Starker Franken nur Vorwand?

Danilo Ronzani, Regionalverantwortlicher Syna Ostschweiz, berichtete über die Situation seit der Aufhebung des Euromindestkurses. Manche Arbeitgeber drohen mit dem Abbau von Arbeitsplätzen und der Auszahlung von Eurolöhnen oder haben die Wochenarbeitszeit erhöht. Ob ein Unternehmen wirklich unter dem starken Franken leide oder das Ereignis nur als Vorwand für Entlassungen benutze, sei nicht immer klar, sagte Ronzani.
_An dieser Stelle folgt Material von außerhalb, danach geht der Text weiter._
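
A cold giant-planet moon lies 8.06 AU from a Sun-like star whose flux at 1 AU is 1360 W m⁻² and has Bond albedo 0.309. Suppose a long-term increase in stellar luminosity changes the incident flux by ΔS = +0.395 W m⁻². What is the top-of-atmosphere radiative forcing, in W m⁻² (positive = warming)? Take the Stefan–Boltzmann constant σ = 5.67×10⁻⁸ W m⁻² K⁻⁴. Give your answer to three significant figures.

By the inverse-square law, S = 1360/8.06² = 20.93 W m⁻².
ΔF = Δ[S(1−α)]/4 = (1−0.309)·+0.395/4 = 0.06824 W m⁻².

0.0682 W m⁻²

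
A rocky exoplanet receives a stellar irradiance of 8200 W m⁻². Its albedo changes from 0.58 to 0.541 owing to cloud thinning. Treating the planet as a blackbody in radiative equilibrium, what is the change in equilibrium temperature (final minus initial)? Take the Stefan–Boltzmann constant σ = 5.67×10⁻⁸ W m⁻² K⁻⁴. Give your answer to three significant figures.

With α = 0.58, T₁ = 351.0 K.
With α = 0.541, T₂ = 358.9 K.
Change: 358.9 − 351.0 = 7.880 K.

7.88 K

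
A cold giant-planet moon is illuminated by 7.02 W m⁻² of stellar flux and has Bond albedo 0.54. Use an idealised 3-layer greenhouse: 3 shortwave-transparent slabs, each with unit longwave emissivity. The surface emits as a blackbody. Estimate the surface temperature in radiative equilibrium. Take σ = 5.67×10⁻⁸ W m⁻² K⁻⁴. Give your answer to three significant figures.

The effective emission temperature is T_e = [S(1−α)/(4σ)]^¼ = 61.43 K.
Layer-by-layer balance gives σT_s⁴ = (N+1)σT_e⁴, so T_s = 4^¼·61.43 = 86.87 K.

86.9 kelvin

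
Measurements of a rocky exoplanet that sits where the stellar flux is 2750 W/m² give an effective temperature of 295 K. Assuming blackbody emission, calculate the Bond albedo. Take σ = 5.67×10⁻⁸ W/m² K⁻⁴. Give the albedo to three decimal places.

From σT⁴ = S(1−α)/4 we invert for α: 1−α = 4σT⁴/S.
σT⁴ = 429.4 W/m², so 4σT⁴ = 1718 W/m².
1−α = 1718/2750 = 0.6246, so α = 0.3754.

0.375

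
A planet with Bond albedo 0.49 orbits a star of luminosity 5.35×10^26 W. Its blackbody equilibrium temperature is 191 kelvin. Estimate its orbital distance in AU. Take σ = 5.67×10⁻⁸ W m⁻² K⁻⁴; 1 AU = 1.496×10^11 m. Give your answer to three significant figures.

1.79 AU

The flux needed for this T is 4σT⁴/(1−0.49) = 591.8 W m⁻².
From L = 4πd²S, d = √(5.35×10^26/(4π·591.8)) = 2.682×10^11 m = 1.793 AU.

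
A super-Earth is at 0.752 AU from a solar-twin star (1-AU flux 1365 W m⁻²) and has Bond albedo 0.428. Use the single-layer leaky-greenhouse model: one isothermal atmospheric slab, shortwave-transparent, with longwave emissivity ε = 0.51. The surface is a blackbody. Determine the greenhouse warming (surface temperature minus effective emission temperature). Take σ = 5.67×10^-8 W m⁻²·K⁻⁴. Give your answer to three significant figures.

By the inverse-square law, S = 1365/0.752² = 2414 W m⁻².
At the top of the atmosphere, σT_e⁴ = S(1−α)/4 = 345.2 W m⁻², giving T_e = 279.3 K.
The surface balance (absorbed SW + ε·downward IR = σT_s⁴) with T_a⁴ = T_s⁴/2 reduces to T_s = T_e·[2/(2−ε)]^¼ = 300.7 K.
Greenhouse warming: T_s − T_e = 21.33 K.

21.3 kelvin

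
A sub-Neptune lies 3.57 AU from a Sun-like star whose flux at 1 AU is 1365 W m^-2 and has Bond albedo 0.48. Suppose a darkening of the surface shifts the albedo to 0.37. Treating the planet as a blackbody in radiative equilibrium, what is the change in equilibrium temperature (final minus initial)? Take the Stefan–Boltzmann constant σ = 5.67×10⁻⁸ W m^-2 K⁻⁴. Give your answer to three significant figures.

6.15 K

Flux at the orbit: S = 1365/(3.57)² = 107.1 W m^-2.
Initial: T₁ = [S(1−0.48)/(4σ)]^(1/4) = 125.2 K.
After:  T₂ = [107.1·0.63/(4σ)]^(1/4) = 131.3 K.
Change: 131.3 − 125.2 = 6.152 K.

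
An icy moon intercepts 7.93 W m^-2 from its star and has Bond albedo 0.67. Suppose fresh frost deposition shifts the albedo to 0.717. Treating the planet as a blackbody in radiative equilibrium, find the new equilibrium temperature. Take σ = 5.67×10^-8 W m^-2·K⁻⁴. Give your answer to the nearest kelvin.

T₂ = [S(1−α₂)/(4σ)]^(1/4) = [7.930·0.283/(4σ)]^(1/4) = 56.09 K.

56 K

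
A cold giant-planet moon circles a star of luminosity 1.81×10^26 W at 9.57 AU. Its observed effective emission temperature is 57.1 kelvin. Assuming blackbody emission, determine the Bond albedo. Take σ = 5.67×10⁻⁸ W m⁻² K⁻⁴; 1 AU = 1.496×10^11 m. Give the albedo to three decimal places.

d = 9.57 × 1.496×10^11 m = 1.432×10^12 m.
S = L/(4πd²) = 7.027 W m⁻².
Energy balance: S(1−α)/4 = σT⁴, so 1−α = 4σT⁴/S.
σT⁴ = 0.6027 W m⁻², so 4σT⁴ = 2.411 W m⁻².
1−α = 2.411/7.027 = 0.3431, so α = 0.6569.

0.657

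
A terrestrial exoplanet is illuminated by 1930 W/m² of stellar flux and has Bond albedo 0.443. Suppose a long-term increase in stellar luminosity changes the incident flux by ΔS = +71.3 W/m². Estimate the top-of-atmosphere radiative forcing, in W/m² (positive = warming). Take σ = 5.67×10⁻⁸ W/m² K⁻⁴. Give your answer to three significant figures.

TOA radiative forcing: ΔF = (1−α)ΔS/4 = 0.557·(+71.3)/4 = 9.929 W/m².

9.93 W/m²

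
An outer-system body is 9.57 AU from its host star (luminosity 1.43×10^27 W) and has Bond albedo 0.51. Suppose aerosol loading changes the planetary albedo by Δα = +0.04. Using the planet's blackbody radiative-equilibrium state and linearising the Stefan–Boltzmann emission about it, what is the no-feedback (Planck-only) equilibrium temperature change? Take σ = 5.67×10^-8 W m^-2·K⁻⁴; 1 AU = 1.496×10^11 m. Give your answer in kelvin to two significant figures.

Orbital distance: d = 9.57 AU = 1.432×10^12 m.
S = L/(4πd²) = 55.52 W m^-2.
The baseline emission temperature is T_e = 104.7 K.
The change in absorbed flux is Δ[S(1−α)/4] = −SΔα/4 = -0.5552 W m^-2.
Planck response: λ_P = 4σT_e³ = 4·5.67×10⁻⁸·(104.7)³ = 0.2599 W m^-2/K.
Hence the no-feedback warming is ΔF/(4σT_e³) = -2.14 K.

-2.1 K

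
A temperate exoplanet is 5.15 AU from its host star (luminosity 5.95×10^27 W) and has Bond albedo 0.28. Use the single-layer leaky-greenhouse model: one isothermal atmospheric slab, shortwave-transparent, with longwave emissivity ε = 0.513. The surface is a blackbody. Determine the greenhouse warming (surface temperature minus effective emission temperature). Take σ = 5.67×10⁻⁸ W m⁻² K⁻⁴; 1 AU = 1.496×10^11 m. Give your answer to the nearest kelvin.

17 K

Orbital distance: d = 5.15 AU = 7.704×10^11 m.
Spreading L over a sphere of radius d: S = 5.95×10^27/(4π·7.70×10^11²) = 797.7 W m⁻².
At the top of the atmosphere, σT_e⁴ = S(1−α)/4 = 143.6 W m⁻², giving T_e = 224.3 K.
The surface balance (absorbed SW + ε·downward IR = σT_s⁴) with T_a⁴ = T_s⁴/2 reduces to T_s = T_e·[2/(2−ε)]^¼ = 241.6 K.
The atmosphere warms the surface by 17.25 K.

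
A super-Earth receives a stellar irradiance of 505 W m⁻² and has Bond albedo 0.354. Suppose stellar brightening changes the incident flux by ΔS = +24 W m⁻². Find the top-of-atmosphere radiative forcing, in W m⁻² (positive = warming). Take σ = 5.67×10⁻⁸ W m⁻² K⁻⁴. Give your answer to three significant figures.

3.88 W m⁻²

TOA radiative forcing: ΔF = (1−α)ΔS/4 = 0.646·(+24)/4 = 3.876 W m⁻².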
Die Syna sei bereit, über zeitlich begrenzte Massnahmen zu verhandeln – unter der Bedingung, dass die betroffenen Unternehmen transparent über ihre Lage informierten. Ungerührt aktiv ist die Branchengruppe Bau von Syna, in welcher einige Mitglieder aus dem Toggenburg mitarbeiten. Sie befasst sich mit der Erneuerung des Landesmantelvertrags im Bauhauptgewerbe.

Aufbauhilfe in Rumänien

Ehrenmitglied Walter Nef berichtete über den gutbesuchten Vortrag von Edwin Rütsche. Er leistet zusammen mit dem rumänischen Franziskanerpater Csaba Böjte seit vielen Jahren Aufbauhilfe in Rumänien. Das Projekt wird von der Sektion Toggenburg unterstützt. (pd)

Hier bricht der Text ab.